Abdülmesih doğru İran’ın başkenti Medayin’e gitti. Nuşirevan’ın huzuruna çıktı. Nuşirevan ona hadiseleri anlatıp tüm bunların ne anlama geldiğini sordu. Abdülmesih;
“Benim Şam’da yaşayan Satih isminde bir dayım vardır. Tüm bunların manasını ancak o bilebilir.” Dedi.
Bunun üzerine Nuşirevân:
“Haydi çabuk. Satih’in yanına git ve bana bunların cevabını getir.” Dedi
Abdülmesih Medayin’den çıkarak doğru Şam’a gitti.
O zamanlar Araplar içinde kâhin veya arrafe denilen bir takım bilgin kimseler vardı ki bunlar kainatın sırlarından bahsederler ve gelecek olaylardan haber verirlerdi. Bunların en meşhuru ve en itibarlısı da işte bu Satih ismindeki kimse idi.
Bu kişi, olağanüstü derecede yaşlı biriydi. Hatta Efendimiz’in ‘(sav) dedelerinden (tam 17 kuşak öncesi) Nizar vefat edince Mudar ve diğer oğulları arasında miras taksimini Satih’in yaptığı söylenir. Efendimizin atalarını sayacak olursak, Satih’in ne kadar yaşlı olduğu anlaşılır.
Peygamberimiz’in babası Abdullah, Onun babası Şeybe (Andülmuttalib) onun babası Haşim, onun babası Abdimenaf, onun babası Kusayy, onun babası Hakim, onun babası Mürre, onun babası Ka’b, onun babası Lüveyy, onun babası Fihr, onun babası Malik, onun babası Nadr, onun babası Kinane, onun babası Huzeyme, onun babası Müdrike, onun babası İlyas, onun babası Mudar, onun babası da Nizar’dı.. İşte Satih bu 17 kuşağı görmüş, yaşlılık konusunu abartmış bir insandı.
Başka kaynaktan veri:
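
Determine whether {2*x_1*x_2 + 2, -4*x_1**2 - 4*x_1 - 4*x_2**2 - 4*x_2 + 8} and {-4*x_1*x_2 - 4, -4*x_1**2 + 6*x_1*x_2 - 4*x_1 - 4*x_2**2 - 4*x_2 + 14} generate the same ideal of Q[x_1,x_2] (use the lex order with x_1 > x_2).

Equality of ideals is decidable: compute both reduced Gröbner bases (unique for the ordering) and check whether they agree.
Buchberger on the first generating set:
f_1 = 2*x_1*x_2 + 2, LT = x_1*x_2.
f_2 = -4*x_1**2 - 4*x_1 - 4*x_2**2 - 4*x_2 + 8, LT = x_1**2.

S(f_1,f_2): lcm = x_1**2*x_2. S = -x_1*x_2 + x_1 - x_2**3 - x_2**2 + 2*x_2.
  leading term x_1*x_2: subtract (-1/2)·f_1 from -x_1*x_2 + x_1 - x_2**3 - x_2**2 + 2*x_2 → x_1 - x_2**3 - x_2**2 + 2*x_2 + 1
  leading term x_1: no divisor's leading term divides it; move x_1 to the remainder.
  leading term x_2**3: no divisor's leading term divides it; move -x_2**3 to the remainder.
  leading term x_2**2: no divisor's leading term divides it; move -x_2**2 to the remainder.
  leading term x_2: no divisor's leading term divides it; move 2*x_2 to the remainder.
  leading term 1: no divisor's leading term divides it; move 1 to the remainder.
  remainder x_1 - x_2**3 - x_2**2 + 2*x_2 + 1 ≠ 0; add g_3 = x_1 - x_2**3 - x_2**2 + 2*x_2 + 1 to the basis.

S(f_1,g_3): lcm = x_1*x_2. S = x_2**4 + x_2**3 - 2*x_2**2 - x_2 + 1.
  leading term x_2**4: no divisor's leading term divides it; move x_2**4 to the remainder.
  leading term x_2**3: no divisor's leading term divides it; move x_2**3 to the remainder.
  leading term x_2**2: no divisor's leading term divides it; move -2*x_2**2 to the remainder.
  leading term x_2: no divisor's leading term divides it; move -x_2 to the remainder.
  leading term 1: no divisor's leading term divides it; move 1 to the remainder.
  remainder x_2**4 + x_2**3 - 2*x_2**2 - x_2 + 1 ≠ 0; add g_4 = x_2**4 + x_2**3 - 2*x_2**2 - x_2 + 1 to the basis.

The other S-polynomials (S(f_2,g_3), S(f_1,g_4), S(f_2,g_4), S(g_3,g_4)) all reduce to 0 modulo the current basis, so we have a Gröbner basis.
Inter-reduce: drop elements whose leading term is divisible by another's, tail-reduce, and make monic.
Reduced Gröbner basis: {x_1 - x_2**3 - x_2**2 + 2*x_2 + 1, x_2**4 + x_2**3 - 2*x_2**2 - x_2 + 1}.

Buchberger on the second generating set:
h_1 = -4*x_1*x_2 - 4, LT = x_1*x_2.
h_2 = -4*x_1**2 + 6*x_1*x_2 - 4*x_1 - 4*x_2**2 - 4*x_2 + 14, LT = x_1**2.

S(h_1,h_2): lcm = x_1**2*x_2. S = 3/2*x_1*x_2**2 - x_1*x_2 + x_1 - x_2**3 - x_2**2 + 7/2*x_2.
  leading term x_1*x_2**2: subtract (-3/8*x_2)·h_1 from 3/2*x_1*x_2**2 - x_1*x_2 + x_1 - x_2**3 - x_2**2 + 7/2*x_2 → -x_1*x_2 + x_1 - x_2**3 - x_2**2 + 2*x_2
  leading term x_1*x_2: subtract (1/4)·h_1 from -x_1*x_2 + x_1 - x_2**3 - x_2**2 + 2*x_2 → x_1 - x_2**3 - x_2**2 + 2*x_2 + 1
  leading term x_1: no divisor's leading term divides it; move x_1 to the remainder.
  leading term x_2**3: no divisor's leading term divides it; move -x_2**3 to the remainder.
  leading term x_2**2: no divisor's leading term divides it; move -x_2**2 to the remainder.
  leading term x_2: no divisor's leading term divides it; move 2*x_2 to the remainder.
  leading term 1: no divisor's leading term divides it; move 1 to the remainder.
  remainder x_1 - x_2**3 - x_2**2 + 2*x_2 + 1 ≠ 0; add k_3 = x_1 - x_2**3 - x_2**2 + 2*x_2 + 1 to the basis.

S(h_1,k_3): lcm = x_1*x_2. S = x_2**4 + x_2**3 - 2*x_2**2 - x_2 + 1.
  leading term x_2**4: no divisor's leading term divides it; move x_2**4 to the remainder.
  leading term x_2**3: no divisor's leading term divides it; move x_2**3 to the remainder.
  leading term x_2**2: no divisor's leading term divides it; move -2*x_2**2 to the remainder.
  leading term x_2: no divisor's leading term divides it; move -x_2 to the remainder.
  leading term 1: no divisor's leading term divides it; move 1 to the remainder.
  remainder x_2**4 + x_2**3 - 2*x_2**2 - x_2 + 1 ≠ 0; add k_4 = x_2**4 + x_2**3 - 2*x_2**2 - x_2 + 1 to the basis.

The other S-polynomials (S(h_2,k_3), S(h_1,k_4), S(h_2,k_4), S(k_3,k_4)) all reduce to 0 modulo the current basis, so we have a Gröbner basis.
Inter-reduce: drop elements whose leading term is divisible by another's, tail-reduce, and make monic.
Reduced Gröbner basis: {x_1 - x_2**3 - x_2**2 + 2*x_2 + 1, x_2**4 + x_2**3 - 2*x_2**2 - x_2 + 1}.

These coincide, so the ideals are equal.

Yes, the ideals are equal.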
Esasen Yemen’li olup Şam tarafında bir manastıra yerleşip kalmıştı. Bedeninde hiç kemik yoktu. Şekil ve kıyafetçe benzeri görülmemiş, daima arka üstü yatan bir kimseydi. Bir yere götürüleceği zaman kendisini çuval gibi toplayıp hayvan üstüne yükletirlermiş. Velhasıl, insana benzemez, dilinden başka azası oynamaz acaib bir insan olup buna rağmen gayet güzel, düzgün fesih ve beliğ sözler söyler ve nice sonra meydana gelecek şeylerden bahsedermiş.
Biz mevzumuza gelelim.
Abdülmesih büyük bir süratle Satih’in bulunduğu Şam’a geldi. Yanına girip selam verdi ama Satih o anda ölüm döşeğindeydi. Gözleri artık kapanmış olup Abdülmesih’in selamını işitmiyor, bünya kelâmı kulağına gitmiyordu.
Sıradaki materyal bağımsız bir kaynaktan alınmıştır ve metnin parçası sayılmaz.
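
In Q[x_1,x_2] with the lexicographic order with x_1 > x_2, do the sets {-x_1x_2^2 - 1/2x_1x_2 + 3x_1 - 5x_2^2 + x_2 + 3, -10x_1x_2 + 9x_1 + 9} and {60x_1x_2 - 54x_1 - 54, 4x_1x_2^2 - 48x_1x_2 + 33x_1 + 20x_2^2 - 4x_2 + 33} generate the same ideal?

Since reduced Gröbner bases are canonical representatives of ideals under a given ordering, it suffices to compute and compare them.
Buchberger on the first generating set:
f_1 = -x_1x_2^2 - 1/2x_1x_2 + 3x_1 - 5x_2^2 + x_2 + 3, LT = x_1x_2^2.
f_2 = -10x_1x_2 + 9x_1 + 9, LT = x_1x_2.

S(f_1,f_2): lcm = x_1x_2^2. S = 7/5x_1x_2 - 3x_1 + 5x_2^2 - 1/10x_2 - 3.
  reduce S modulo (f_1, f_2):
  remainder -87/50x_1 + 5x_2^2 - 1/10x_2 - 87/50 ≠ 0; add g_3 = -87/50x_1 + 5x_2^2 - 1/10x_2 - 87/50 to the basis.

S(f_1,g_3): lcm = x_1x_2^2. S = 1/2x_1x_2 - 3x_1 + 250/87x_2^4 - 5/87x_2^3 + 4x_2^2 - x_2 - 3.
  reduce S modulo (f_1, f_2, g_3):
  remainder 250/87x_2^4 - 5/87x_2^3 - 193/58x_2^2 - 99/116x_2 ≠ 0; add g_4 = 250/87x_2^4 - 5/87x_2^3 - 193/58x_2^2 - 99/116x_2 to the basis.

S(f_2,g_3): lcm = x_1x_2. S = -9/10x_1 + 250/87x_2^3 - 5/87x_2^2 - x_2 - 9/10.
  reduce S modulo (f_1, f_2, g_3, g_4):
  remainder 250/87x_2^3 - 230/87x_2^2 - 55/58x_2 ≠ 0; add g_5 = 250/87x_2^3 - 230/87x_2^2 - 55/58x_2 to the basis.

The other S-polynomials (S(f_1,g_4), S(f_2,g_4), S(g_3,g_4), S(f_1,g_5), S(f_2,g_5), S(g_3,g_5), S(g_4,g_5)) all reduce to 0 modulo the current basis, so we have a Gröbner basis.
Inter-reduce: drop elements whose leading term is divisible by another's, tail-reduce, and make monic.
Reduced Gröbner basis: {x_1 - 250/87x_2^2 + 5/87x_2 + 1, x_2^3 - 23/25x_2^2 - 33/100x_2}.

Buchberger on the second generating set:
h_1 = 60x_1x_2 - 54x_1 - 54, LT = x_1x_2.
h_2 = 4x_1x_2^2 - 48x_1x_2 + 33x_1 + 20x_2^2 - 4x_2 + 33, LT = x_1x_2^2.

S(h_1,h_2): lcm = x_1x_2^2. S = 111/10x_1x_2 - 33/4x_1 - 5x_2^2 + 1/10x_2 - 33/4.
  reduce S modulo (h_1, h_2):
  remainder 87/50x_1 - 5x_2^2 + 1/10x_2 + 87/50 ≠ 0; add k_3 = 87/50x_1 - 5x_2^2 + 1/10x_2 + 87/50 to the basis.

S(h_1,k_3): lcm = x_1x_2. S = -9/10x_1 + 250/87x_2^3 - 5/87x_2^2 - x_2 - 9/10.
  reduce S modulo (h_1, h_2, k_3):
  remainder 250/87x_2^3 - 230/87x_2^2 - 55/58x_2 ≠ 0; add k_4 = 250/87x_2^3 - 230/87x_2^2 - 55/58x_2 to the basis.

The other S-polynomials (S(h_2,k_3), S(h_1,k_4), S(h_2,k_4), S(k_3,k_4)) all reduce to 0 modulo the current basis, so we have a Gröbner basis.
Inter-reduce: drop elements whose leading term is divisible by another's, tail-reduce, and make monic.
Reduced Gröbner basis: {x_1 - 250/87x_2^2 + 5/87x_2 + 1, x_2^3 - 23/25x_2^2 - 33/100x_2}.

Same reduced basis, so the two generating sets span the same ideal.

Yes, the ideals are equal.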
Onun bu hâli Abdülmesih’e çok dokundu. Satih’e tesir edecek, içli bir kaside söyledi..
“Acaba Yemen’in yücesi sağır mıdır? Yoksa işitmiyor mu? Yoksa ölüp gitti de bizleri de bütün bütün üzüntüde mi bıraktı?
Ey faziletli büyüğüm, ve ey müşküllerin halledicisi!
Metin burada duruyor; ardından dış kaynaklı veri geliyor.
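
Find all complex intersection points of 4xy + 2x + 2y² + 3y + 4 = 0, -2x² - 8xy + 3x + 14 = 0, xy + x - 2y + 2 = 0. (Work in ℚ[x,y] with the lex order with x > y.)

Compute a lex Gröbner basis by Buchberger's algorithm.
f_1 = 4xy + 2x + 2y² + 3y + 4, LT = xy.
f_2 = -2x² - 8xy + 3x + 14, LT = x².
f_3 = xy + x - 2y + 2, LT = xy.

S(f_1,f_2): lcm = x²y. S = ½x² - 7/2xy² + 9/4xy + x + 7y.
  leading term x²: subtract (-¼)·f_2 from ½x² - 7/2xy² + 9/4xy + x + 7y → -7/2xy² + ¼xy + 7/4x + 7y + 7/2
  leading term xy²: subtract (-⅞y)·f_1 from -7/2xy² + ¼xy + 7/4x + 7y + 7/2 → 2xy + 7/4x + 7/4y³ + 21/8y² + 21/2y + 7/2
  leading term xy: subtract (½)·f_1 from 2xy + 7/4x + 7/4y³ + 21/8y² + 21/2y + 7/2 → ¾x + 7/4y³ + 13/8y² + 9y + 3/2
  leading term x: no divisor's leading term divides it; move ¾x to the remainder.
  leading term y³: no divisor's leading term divides it; move 7/4y³ to the remainder.
  leading term y²: no divisor's leading term divides it; move 13/8y² to the remainder.
  leading term y: no divisor's leading term divides it; move 9y to the remainder.
  leading term 1: no divisor's leading term divides it; move 3/2 to the remainder.
  remainder ¾x + 7/4y³ + 13/8y² + 9y + 3/2 ≠ 0; add h_4 = ¾x + 7/4y³ + 13/8y² + 9y + 3/2 to the basis.

S(f_1,f_3): lcm = xy. S = -½x + ½y² + 11/4y - 1.
  leading term x: subtract (-⅔)·h_4 from -½x + ½y² + 11/4y - 1 → 7/6y³ + 19/12y² + 35/4y
  leading term y³: no divisor's leading term divides it; move 7/6y³ to the remainder.
  leading term y²: no divisor's leading term divides it; move 19/12y² to the remainder.
  leading term y: no divisor's leading term divides it; move 35/4y to the remainder.
  remainder 7/6y³ + 19/12y² + 35/4y ≠ 0; add h_5 = 7/6y³ + 19/12y² + 35/4y to the basis.

S(f_2,f_3): lcm = x²y. S = -x² + 4xy² + ½xy - 2x - 7y.
  leading term x²: subtract (½)·f_2 from -x² + 4xy² + ½xy - 2x - 7y → 4xy² + 9/2xy - 7/2x - 7y - 7
  leading term xy²: subtract (y)·f_1 from 4xy² + 9/2xy - 7/2x - 7y - 7 → 5/2xy - 7/2x - 2y³ - 3y² - 11y - 7
  leading term xy: subtract (⅝)·f_1 from 5/2xy - 7/2x - 2y³ - 3y² - 11y - 7 → -19/4x - 2y³ - 17/4y² - 103/8y - 19/2
  leading term x: subtract (-19/3)·h_4 from -19/4x - 2y³ - 17/4y² - 103/8y - 19/2 → 109/12y³ + 145/24y² + 353/8y
  leading term y³: subtract (109/14)·h_5 from 109/12y³ + 145/24y² + 353/8y → -44/7y² - 24y
  leading term y²: no divisor's leading term divides it; move -44/7y² to the remainder.
  leading term y: no divisor's leading term divides it; move -24y to the remainder.
  remainder -44/7y² - 24y ≠ 0; add h_6 = -44/7y² - 24y to the basis.

S(f_1,h_4): lcm = xy. S = ½x - 7/3y⁴ - 13/6y³ - 23/2y² - 5/4y + 1.
  leading term x: subtract (⅔)·h_4 from ½x - 7/3y⁴ - 13/6y³ - 23/2y² - 5/4y + 1 → -7/3y⁴ - 10/3y³ - 151/12y² - 29/4y
  leading term y⁴: subtract (-2y)·h_5 from -7/3y⁴ - 10/3y³ - 151/12y² - 29/4y → -⅙y³ + 59/12y² - 29/4y
  leading term y³: subtract (-1/7)·h_5 from -⅙y³ + 59/12y² - 29/4y → 36/7y² - 6y
  leading term y²: subtract (-9/11)·h_6 from 36/7y² - 6y → -282/11y
  leading term y: no divisor's leading term divides it; move -282/11y to the remainder.
  remainder -282/11y ≠ 0; add h_7 = -282/11y to the basis.

The other S-polynomials (S(f_2,h_4), S(f_3,h_4), S(f_1,h_5), S(f_2,h_5), S(f_3,h_5), S(h_4,h_5), S(f_1,h_6), S(f_2,h_6), S(f_3,h_6), S(h_4,h_6), S(h_5,h_6), S(f_1,h_7), S(f_2,h_7), S(f_3,h_7), S(h_4,h_7), S(h_5,h_7), S(h_6,h_7)) all reduce to 0 modulo the current basis, so we have a Gröbner basis.
Inter-reduce: drop elements whose leading term is divisible by another's, tail-reduce, and make monic.
Reduced Gröbner basis: {x + 2, y}.

Since the basis is lex-ordered, y is univariate in y. Its roots are {0}. Back-substituting each root into the other basis elements fixes the other coordinates.
  y = 0: the earlier basis element becomes x + 2 = 0, giving x = -2 — point (-2, 0).

{(-2, 0)}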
Yeğenin, bütün bilginlerin aciz kaldığı büyük işleri senden sorup öğrenmek ister…”
Bunun üzerine Satih gözlerini açtı ve dedi ki:
“Abdülmesih süratle Satih’e geldi. Satih ise kabre girmek üzere. Seni Sasani hükümdarı gönderdi. Sarayının sarsılması ve ateşin sönmesi nedendir diye soruyor. Ve Mübedan’ın gördüğü rüyanın tabirini istiyor. Mübedan rüyasında dik başlı develer, yağız atlar gördü.
Ey Abdülmesih, öyle bir zaman gelecek ki okumak çoğalacak, asa sahibi meydana çıkacak. İran’ın ateşi sönecek, Semâve vadisi taşacak, Sâve gölü kuruyacak. O zaman Şam, Satih için artık Şam değildir. Sasanilerden, yıkılan kolon sayısınca (14 tane) hükümdar gelir ve ondan sonra olacak olur…” bunu söyleyip vefat etti.
Abdülmesih İran’a döndü, ve Satih’in söylediklerini bir bir anlattı.
Nuşirevân, kendi iktidarı döneminde bir şey olacağından endişe ediyordu. Bu cevap onu memnun etti. “Bizden sonra 14 hükümdar gelip geçinceye kadar neler olur..” dedi..
Gerçekten de normal şartlarda 14 hükümdarın gelip geçmesi yüzlerce yıl sürerdi. Belki yarım bin yıl.. Ama onların düşündüğü gibi olmadı. Nuşirevan’dan sonra Sasaniler bir karışıklık dönemi geçirdi ve 4 sene içinde 10 tane hükümdar gelip geçti. Son olarak Hz. Osman döneminde, yani 70 küsür yıl sonra Yezdücürd’ün hükümdarlığı döneminde İran, Arapların eline geçti.